Gießen Sie die Pflanze 2 Tage zuvor durchdringend und verabreichen eine wohl bemessene Dosis Flüssigdünger. Nachdem Sie das Wurzelgeflecht aus dem bisherigen Gefäß herausgezogen haben, wird das ausgediente Substrat entfernt. Eine Drainage aus Blähton beugt über der Bodenöffnung stauender Nässe wirksam vor. Bevor Sie die Orchidee in frische Erde einsetzen, schneiden Sie bitte alle verdorrten, braunen Luftwurzeln ab. Mit einer Drehbewegung der Hand lässt sich die Orchidee im Topf sehr gut wieder positionieren. In der ersten Woche nach einem Umtopfen gießen Sie die Blume nicht. Gedüngt wird nach 4 Wochen in verdünnter Konzentration.
Häufig gestellte Fragen
Kann ich auch meine blühenden Orchideen umtopfen?
Umtopfen setzt eine Orchidee extremen Stressbelastungen aus. Wird ihr diese Prozedur inmitten der Blütezeit zugemutet, reagiert die Pflanze mit an Sicherheit grenzender Wahrscheinlichkeit darauf mit dem Abwurf von Knospen und Blüten. Daher empfehlen wir, den Wechsel in einen neuen Topf wahlweise am Ende der Blütezeit oder im zeitigen Frühjahr in Angriff zu nehmen.
Wie können meine Orchideen überleben, wenn ich in Urlaub fahre?
Steht keine Urlaubsvertretung zur Verfügung, die sich mit Orchideen auskennt, treffen Sie diese Vorkehrungen: Kurz vor der Abreise tauchen Sie den Topf in weiches Wasser, bis keine Luftblasen mehr aufsteigen. Mit Wasser durchtränkte Luftwurzeln kommen 2-3 Wochen ohne weiteres Gießen gut über die Runden. Aus Gründen der Vorsicht, hängen Sie noch ein Schild an den Topf ‘Bitte nicht gießen’, denn ein Übermaß an Feuchtigkeit könnte jetzt Fäulnis auslösen. Von Trockenheit erholt sich eine Orchidee sehr viel besser, als von Staunässe.
Welche Orchideen sind für Anfänger geeignet?
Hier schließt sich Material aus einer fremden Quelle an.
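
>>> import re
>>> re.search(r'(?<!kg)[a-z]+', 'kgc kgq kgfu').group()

'kgc'

The negative lookaround is zero-width — it rules out positions where the adjacent text would match, without consuming anything.
The match spans [0:3] → 'kgc'.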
Die Anfänger-Orchidee per se gibt es nicht. Es sind die individuellen Rahmenbedingungen in Ihrem Heim, die bei der Wahl der ersten Orchidee den Ausschlag geben. Grundsätzlich sind Hybriden pflegeleichter, als die sensiblen Naturformen. Für das warme Wohnzimmer haben sich hier die wunderschönen Sorten der Schmetterlings-Orchidee (Phalaenopsis) hervorgetan. Darüber hinaus verlangen die malerischen Cattleya-Orchideen dem Newcomer in der Pflege nur wenig ab und gedeihen selbst am sonnigen Südfenster gut.